Modus yang dilakukan adalah menyampaikan Surat Pemberitahuan (SPT) yang isinya tidak benar atau tidak lengkap. SBR juga diduga tidak menyetorkan pajak yang telah dipungut.
Gara-Gara Lapor SPT Tak Lengkap, Wajib Pajak Ini Terancam Pidana 6 Tahun
Kantor Wilayah Direktorat Jenderal Pajak (Kanwil DJP) Jawa Barat III menyerahkan tersangka berinisial SBR beserta barang bukti dalam kasus tindak pidana perpajakan kepada Kejaksaan Tinggi Jawa Barat melalui Kejaksaan Negeri Kota Bekasi.
Kepala Kanwil DJP Jabar III, Romadhaniah menjelaskan, pada 22 April 2024 Kanwil DJP Jawa Barat III bersama Koordinator Pengawas Penyidik Pegawai Negeri Sipil (Korwas PPNS) Kepolisian Daerah Metro Jaya (Polda Metro Jaya) berhasil membekuk SBR di wilayah Pondok Kelapa Jakarta Timur.
Modus yang dilakukan adalah menyampaikan Surat Pemberitahuan (SPT) yang isinya tidak benar atau tidak lengkap. SBR juga diduga tidak menyetorkan pajak yang telah dipungut.

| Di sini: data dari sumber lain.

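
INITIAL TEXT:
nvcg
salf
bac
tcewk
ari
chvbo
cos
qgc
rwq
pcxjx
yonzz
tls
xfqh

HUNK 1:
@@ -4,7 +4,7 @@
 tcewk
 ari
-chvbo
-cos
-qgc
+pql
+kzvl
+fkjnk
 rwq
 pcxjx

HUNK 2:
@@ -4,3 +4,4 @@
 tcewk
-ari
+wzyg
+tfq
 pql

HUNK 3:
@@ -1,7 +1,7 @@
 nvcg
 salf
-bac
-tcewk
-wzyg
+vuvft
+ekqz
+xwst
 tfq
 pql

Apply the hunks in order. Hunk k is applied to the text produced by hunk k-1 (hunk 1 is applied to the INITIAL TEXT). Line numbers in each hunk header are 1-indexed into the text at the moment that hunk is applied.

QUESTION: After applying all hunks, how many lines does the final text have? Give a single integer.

Answer: 14

Derivation:
Hunk 1: at line 4 remove [chvbo,cos,qgc] add [pql,kzvl,fkjnk] -> 13 lines: nvcg salf bac tcewk ari pql kzvl fkjnk rwq pcxjx yonzz tls xfqh
Hunk 2: at line 4 remove [ari] add [wzyg,tfq] -> 14 lines: nvcg salf bac tcewk wzyg tfq pql kzvl fkjnk rwq pcxjx yonzz tls xfqh
Hunk 3: at line 1 remove [bac,tcewk,wzyg] add [vuvft,ekqz,xwst] -> 14 lines: nvcg salf vuvft ekqz xwst tfq pql kzvl fkjnk rwq pcxjx yonzz tls xfqh
Final line count: 14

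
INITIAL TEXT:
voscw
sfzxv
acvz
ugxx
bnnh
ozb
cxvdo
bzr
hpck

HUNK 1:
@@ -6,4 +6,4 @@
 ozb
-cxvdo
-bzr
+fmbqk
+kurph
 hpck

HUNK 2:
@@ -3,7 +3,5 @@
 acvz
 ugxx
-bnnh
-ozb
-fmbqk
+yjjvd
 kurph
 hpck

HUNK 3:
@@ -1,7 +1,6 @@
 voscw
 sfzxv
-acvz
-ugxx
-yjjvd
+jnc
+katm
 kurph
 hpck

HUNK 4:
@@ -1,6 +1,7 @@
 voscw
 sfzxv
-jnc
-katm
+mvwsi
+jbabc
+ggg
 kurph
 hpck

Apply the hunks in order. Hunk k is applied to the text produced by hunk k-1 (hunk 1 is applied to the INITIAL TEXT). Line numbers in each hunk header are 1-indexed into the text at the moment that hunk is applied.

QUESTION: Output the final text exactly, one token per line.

Hunk 1: at line 6 remove [cxvdo,bzr] add [fmbqk,kurph] -> 9 lines: voscw sfzxv acvz ugxx bnnh ozb fmbqk kurph hpck
Hunk 2: at line 3 remove [bnnh,ozb,fmbqk] add [yjjvd] -> 7 lines: voscw sfzxv acvz ugxx yjjvd kurph hpck
Hunk 3: at line 1 remove [acvz,ugxx,yjjvd] add [jnc,katm] -> 6 lines: voscw sfzxv jnc katm kurph hpck
Hunk 4: at line 1 remove [jnc,katm] add [mvwsi,jbabc,ggg] -> 7 lines: voscw sfzxv mvwsi jbabc ggg kurph hpck

Answer: voscw
sfzxv
mvwsi
jbabc
ggg
kurph
hpck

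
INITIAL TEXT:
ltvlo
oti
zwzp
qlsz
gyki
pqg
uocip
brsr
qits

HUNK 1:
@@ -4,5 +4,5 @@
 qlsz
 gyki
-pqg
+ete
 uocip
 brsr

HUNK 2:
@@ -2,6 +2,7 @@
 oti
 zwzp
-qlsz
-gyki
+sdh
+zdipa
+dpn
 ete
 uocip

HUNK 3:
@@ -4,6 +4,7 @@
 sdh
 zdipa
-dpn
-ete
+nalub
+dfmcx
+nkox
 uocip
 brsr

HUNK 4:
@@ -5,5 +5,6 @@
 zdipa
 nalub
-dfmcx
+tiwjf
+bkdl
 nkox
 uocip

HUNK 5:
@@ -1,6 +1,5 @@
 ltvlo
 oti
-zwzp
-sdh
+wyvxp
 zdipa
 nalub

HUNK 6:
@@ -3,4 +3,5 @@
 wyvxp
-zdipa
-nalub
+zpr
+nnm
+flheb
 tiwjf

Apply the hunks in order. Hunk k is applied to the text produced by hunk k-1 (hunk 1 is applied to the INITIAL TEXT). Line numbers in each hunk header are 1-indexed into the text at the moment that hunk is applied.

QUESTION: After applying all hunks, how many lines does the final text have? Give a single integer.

Hunk 1: at line 4 remove [pqg] add [ete] -> 9 lines: ltvlo oti zwzp qlsz gyki ete uocip brsr qits
Hunk 2: at line 2 remove [qlsz,gyki] add [sdh,zdipa,dpn] -> 10 lines: ltvlo oti zwzp sdh zdipa dpn ete uocip brsr qits
Hunk 3: at line 4 remove [dpn,ete] add [nalub,dfmcx,nkox] -> 11 lines: ltvlo oti zwzp sdh zdipa nalub dfmcx nkox uocip brsr qits
Hunk 4: at line 5 remove [dfmcx] add [tiwjf,bkdl] -> 12 lines: ltvlo oti zwzp sdh zdipa nalub tiwjf bkdl nkox uocip brsr qits
Hunk 5: at line 1 remove [zwzp,sdh] add [wyvxp] -> 11 lines: ltvlo oti wyvxp zdipa nalub tiwjf bkdl nkox uocip brsr qits
Hunk 6: at line 3 remove [zdipa,nalub] add [zpr,nnm,flheb] -> 12 lines: ltvlo oti wyvxp zpr nnm flheb tiwjf bkdl nkox uocip brsr qits
Final line count: 12

Answer: 12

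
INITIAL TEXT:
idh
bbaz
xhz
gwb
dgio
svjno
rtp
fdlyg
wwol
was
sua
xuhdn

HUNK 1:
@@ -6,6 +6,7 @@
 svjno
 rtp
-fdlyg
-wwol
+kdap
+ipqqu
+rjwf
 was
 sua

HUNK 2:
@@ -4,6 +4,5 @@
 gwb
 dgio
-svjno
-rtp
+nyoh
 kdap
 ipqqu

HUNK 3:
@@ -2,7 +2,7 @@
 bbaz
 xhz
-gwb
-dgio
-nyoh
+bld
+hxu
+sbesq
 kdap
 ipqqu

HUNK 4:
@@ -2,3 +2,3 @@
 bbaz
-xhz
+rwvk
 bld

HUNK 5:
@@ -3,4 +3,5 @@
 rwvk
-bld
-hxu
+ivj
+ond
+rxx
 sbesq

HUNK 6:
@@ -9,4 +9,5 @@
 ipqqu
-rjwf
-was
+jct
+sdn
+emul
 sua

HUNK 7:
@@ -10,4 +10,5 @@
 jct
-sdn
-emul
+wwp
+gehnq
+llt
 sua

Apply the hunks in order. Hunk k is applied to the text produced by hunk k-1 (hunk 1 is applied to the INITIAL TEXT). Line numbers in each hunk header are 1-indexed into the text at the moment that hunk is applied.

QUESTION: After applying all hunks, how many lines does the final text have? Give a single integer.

Hunk 1: at line 6 remove [fdlyg,wwol] add [kdap,ipqqu,rjwf] -> 13 lines: idh bbaz xhz gwb dgio svjno rtp kdap ipqqu rjwf was sua xuhdn
Hunk 2: at line 4 remove [svjno,rtp] add [nyoh] -> 12 lines: idh bbaz xhz gwb dgio nyoh kdap ipqqu rjwf was sua xuhdn
Hunk 3: at line 2 remove [gwb,dgio,nyoh] add [bld,hxu,sbesq] -> 12 lines: idh bbaz xhz bld hxu sbesq kdap ipqqu rjwf was sua xuhdn
Hunk 4: at line 2 remove [xhz] add [rwvk] -> 12 lines: idh bbaz rwvk bld hxu sbesq kdap ipqqu rjwf was sua xuhdn
Hunk 5: at line 3 remove [bld,hxu] add [ivj,ond,rxx] -> 13 lines: idh bbaz rwvk ivj ond rxx sbesq kdap ipqqu rjwf was sua xuhdn
Hunk 6: at line 9 remove [rjwf,was] add [jct,sdn,emul] -> 14 lines: idh bbaz rwvk ivj ond rxx sbesq kdap ipqqu jct sdn emul sua xuhdn
Hunk 7: at line 10 remove [sdn,emul] add [wwp,gehnq,llt] -> 15 lines: idh bbaz rwvk ivj ond rxx sbesq kdap ipqqu jct wwp gehnq llt sua xuhdn
Final line count: 15

Answer: 15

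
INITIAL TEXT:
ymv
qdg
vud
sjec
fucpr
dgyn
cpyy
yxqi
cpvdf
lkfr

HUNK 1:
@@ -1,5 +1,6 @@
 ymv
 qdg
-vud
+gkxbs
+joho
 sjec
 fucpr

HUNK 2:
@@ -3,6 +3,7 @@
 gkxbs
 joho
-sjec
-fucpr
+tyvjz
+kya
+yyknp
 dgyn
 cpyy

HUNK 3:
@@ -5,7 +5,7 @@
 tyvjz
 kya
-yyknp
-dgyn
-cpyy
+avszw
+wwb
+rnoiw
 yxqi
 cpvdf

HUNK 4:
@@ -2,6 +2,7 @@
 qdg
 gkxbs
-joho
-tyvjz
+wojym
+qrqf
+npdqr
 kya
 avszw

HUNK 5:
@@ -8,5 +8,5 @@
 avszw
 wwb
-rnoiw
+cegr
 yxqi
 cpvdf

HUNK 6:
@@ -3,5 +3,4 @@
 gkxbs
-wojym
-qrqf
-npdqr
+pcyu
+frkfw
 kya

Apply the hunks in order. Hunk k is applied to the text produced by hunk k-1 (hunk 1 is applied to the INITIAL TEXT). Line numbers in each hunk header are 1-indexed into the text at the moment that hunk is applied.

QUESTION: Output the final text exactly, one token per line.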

Akibat perbuatannya selama Januari sampai dengan Desember 2016, negara mengalami kerugian sebesar Rp1.063.041.261,-.
Tindak pidana yang dilakukan para tersangka melanggar ketentuan Pasal 39 ayat (1) huruf ddan huruf i Undang-Undang Nomor 6 Tahun 1983 tentang Ketentuan Umum dan Tata Cara Perpajakan (UU KUP) sebagaimana telah beberapa kali diubah terakhir dengan Undang-Undang Nomor 7 Tahun 2021 tentang Harmonisasi Peraturan Perpajakan juncto Pasal 64 ayat (1) KUHP.
SBR terancam pidana penjara paling singkat 6 bulan dan paling lama 6 tahun.
Kemudian denda paling sedikit 2 kali jumlah pajak terutang yang tidak atau kurang dibayar dan paling banyak 4 kali jumlah pajak terutang yang tidak atau kurang dibayar.
Romadhaniah menyampaikan, keberhasilan dalam menangani tindak pidana perpajakan merupakan wujud koordinasi yang baik dengan aparat penegak hukum lain seperti Kepolisian Daerah Metro Jaya dan Kejaksaan Tinggi Jawa Barat.
“Upaya penegakan hukum ini dilaksanakan dalam rangka menimbulkan efek jera kepada wajib pajak dan meningkatkan kepatuhan wajib pajak dalam rangka memenuhi kewajiban perpajakannya,” kata Romadhaniah, Senin (20/5).
Adapun dalam proses penyidikan, SBR telah diberi kesempatan mengajukan permohonan penghentian penyidikan sesuai Pasal 44B UU KUP.
Penghentian penyidikan akan dilakukan setelah SBR melunasi kerugian pada pendapatan negara beserta sanksi administratif, yaitu berupa denda sebesar tiga kali jumlah kerugian pada pendapatan negara, dengan jumlah total sebesar Rp4.252.165.044,-.
Namun sampai dengan kegiatan penyerahan tersangka dan barang bukti ini, SBR tidak memanfaatkannya.
"Kegiatan penyerahan tersangka SBR menunjukkan bahwa kegiatan penegakan hukum pidana merupakan upaya terakhir (ultimum remedium) dalam upaya pembinaan terhadap Wajib Pajak untuk memenuhi kewajibannya," ujarnya.
"Pada prinsipnya salah satu tujuan utama penegakan hukum pajak adalah untuk menghimpun penerimaan negara melalui pajak untuk digunakan dalam membiayai pembangunan Indonesia," pungkas Romadhaniah.